J Hepatol. 2011 Sep;55(3):673-682. doi: 10.1016/j.jhep.2010.12.034. Epub 2011 Jan 21.
BACKGROUND & AIMS: Mechanisms underlying synergistic liver injury caused by alcohol and obesity are not clear. We have produced a mouse model of synergistic steatohepatitis by recapitulating the natural history of the synergism seen in patients for mechanistic studies.
Moderate obesity was induced in mice by 170% overnutrition in calories using intragastric overfeeding of high fat diet. Alcohol (low or high dose) was then co-administrated to determine its effects.
Moderate obesity plus alcohol intake causes synergistic steatohepatitis in an alcohol dose-dependent manner. A heightened synergism is observed when a high alcohol dose (32g/kg/d) is used, resulting in plasma ALT reaching 392±28U/L, severe steatohepatitis with pericellular fibrosis, marked M1 macrophage activation, a 40-fold induction of iNos, and intensified nitrosative stress in the liver. Hepatic expression of genes for mitochondrial biogenesis and metabolism are significantly downregulated, and hepatic ATP level is decreased. Synergistic ER stress evident by elevated XBP-1, GRP78 and CHOP is accompanied by hyperhomocysteinemia. Despite increased caspase 3/7 cleavage, their activities are decreased in a redox-dependent manner. Neither increased PARP cleavage nor TUNEL positive hepatocytes are found, suggesting a shift of apoptosis to necrosis. Surprisingly, the synergism mice have increased plasma adiponectin and hepatic p-AMPK, but adiponectin resistance is shown downstream of p-AMPK.

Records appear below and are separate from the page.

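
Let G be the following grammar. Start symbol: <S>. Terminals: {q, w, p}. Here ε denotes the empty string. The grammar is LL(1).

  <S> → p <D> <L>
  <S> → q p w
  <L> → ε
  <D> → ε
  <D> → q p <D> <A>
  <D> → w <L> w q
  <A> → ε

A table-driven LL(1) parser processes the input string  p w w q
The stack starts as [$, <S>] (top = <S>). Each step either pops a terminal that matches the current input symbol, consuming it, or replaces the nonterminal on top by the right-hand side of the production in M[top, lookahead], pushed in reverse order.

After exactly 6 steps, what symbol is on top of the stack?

step 1: stack=$ <S>  input=p w w q $  — expand <S> → p <D> <L>
step 2: stack=$ <L> <D> p  input=p w w q $  — match p
step 3: stack=$ <L> <D>  input=w w q $  — expand <D> → w <L> w q
step 4: stack=$ <L> q w <L> w  input=w w q $  — match w
step 5: stack=$ <L> q w <L>  input=w q $  — expand <L> → ε
step 6: stack=$ <L> q w  input=w q $  — match w
Stack after step 6: $ <L> q (top = q).

q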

Nitrosative stress mediated by M1 macrophage activation, adiponectin resistance, and accentuated ER and mitochondrial stress underlie potential mechanisms for synergistic steatohepatitis caused by moderate obesity and alcohol.

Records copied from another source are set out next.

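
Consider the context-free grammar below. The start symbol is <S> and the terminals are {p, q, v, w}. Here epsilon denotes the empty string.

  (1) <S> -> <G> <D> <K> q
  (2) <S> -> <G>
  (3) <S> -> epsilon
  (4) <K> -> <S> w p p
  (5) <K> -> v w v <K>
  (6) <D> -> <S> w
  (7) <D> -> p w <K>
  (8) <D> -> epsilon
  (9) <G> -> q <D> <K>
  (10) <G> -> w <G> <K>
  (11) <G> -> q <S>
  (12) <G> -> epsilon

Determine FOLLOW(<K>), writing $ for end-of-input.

{$, p, q, v, w}

FIRST(<G>): from <G>->q <D> <K> we get {q}; from <G>->w <G> <K> we get {w}; from <G>->q <S> we get {q}; from <G>->epsilon we get {epsilon}. So FIRST(<G>) = {epsilon, q, w}.
FIRST(<S>): from <S>-><G> <D> <K> q we get {p, q, v, w}; from <S>-><G> we get {epsilon, q, w}; from <S>->epsilon we get {epsilon}. So FIRST(<S>) = {epsilon, p, q, v, w}.
FIRST(<K>): from <K>-><S> w p p we get {p, q, v, w}; from <K>->v w v <K> we get {v}. So FIRST(<K>) = {p, q, v, w}.
FIRST(<D>): from <D>-><S> w we get {p, q, v, w}; from <D>->p w <K> we get {p}; from <D>->epsilon we get {epsilon}. So FIRST(<D>) = {epsilon, p, q, v, w}.
FOLLOW(<S>) includes $ since <S> is the start symbol.
FOLLOW(<D>): in <S>-><G> <D> <K> q, <D> is followed by <K> q with FIRST {p, q, v, w}; in <G>->q <D> <K>, <D> is followed by <K> with FIRST {p, q, v, w}. Thus FOLLOW(<D>) = {p, q, v, w}.
FOLLOW(<S>): in <K>-><S> w p p, <S> is followed by w p p with FIRST {w}; in <D>-><S> w, <S> is followed by w with FIRST {w}; in <G>->q <S>, the suffix after <S> is empty, so FOLLOW(<S>) ⊇ FOLLOW(<G>) = {$, p, q, v, w}. Thus FOLLOW(<S>) = {$, p, q, v, w}.
FOLLOW(<G>): in <S>-><G> <D> <K> q, <G> is followed by <D> <K> q with FIRST {p, q, v, w}; in <S>-><G>, the suffix after <G> is empty, so FOLLOW(<G>) ⊇ FOLLOW(<S>) = {$, p, q, v, w}; in <G>->w <G> <K>, <G> is followed by <K> with FIRST {p, q, v, w}. Thus FOLLOW(<G>) = {$, p, q, v, w}.
FOLLOW(<K>): in <S>-><G> <D> <K> q, <K> is followed by q with FIRST {q}; in <K>->v w v <K>, the suffix after <K> is empty (adds nothing new); in <D>->p w <K>, the suffix after <K> is empty, so FOLLOW(<K>) ⊇ FOLLOW(<D>) = {p, q, v, w}; in <G>->q <D> <K>, the suffix after <K> is empty, so FOLLOW(<K>) ⊇ FOLLOW(<G>) = {$, p, q, v, w}; in <G>->w <G> <K>, the suffix after <K> is empty, so FOLLOW(<K>) ⊇ FOLLOW(<G>) = {$, p, q, v, w}. Thus FOLLOW(<K>) = {$, p, q, v, w}.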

酒精和肥胖协同导致肝损伤的机制尚不清楚。我们通过重现患者中观察到的协同作用的自然史,构建了协同性脂肪性肝炎的小鼠模型,用于进行机制研究。
通过胃内给予高脂肪饮食过量喂养,使小鼠产生适度肥胖,热量摄入增加 170%。然后共同给予酒精(低剂量或高剂量)以确定其作用。
适度肥胖加上酒精摄入以酒精剂量依赖的方式导致协同性脂肪性肝炎。当使用高酒精剂量(32g/kg/d)时,观察到协同作用增强,导致血浆 ALT 达到 392±28U/L,严重脂肪性肝炎伴细胞周纤维化,M1 巨噬细胞明显激活,iNos 诱导增加 40 倍,肝脏中硝态应激加剧。肝脏中线粒体生物发生和代谢的基因表达显著下调,肝内 ATP 水平降低。协同性内质网应激通过升高 XBP-1、GRP78 和 CHOP 表现出来,同时伴有高同型半胱氨酸血症。尽管 caspase 3/7 裂解增加,但它们的活性以依赖于氧化还原的方式降低。未发现增加的 PARP 裂解或 TUNEL 阳性肝细胞,表明凋亡向坏死转移。令人惊讶的是,协同性肥胖的小鼠有增加的血浆脂联素和肝脏 p-AMPK,但脂联素抵抗表现为 p-AMPK 下游。
M1 巨噬细胞激活介导的硝化应激、脂联素抵抗以及内质网和线粒体应激的加剧,可能是由适度肥胖和酒精引起的协同性脂肪性肝炎的潜在机制。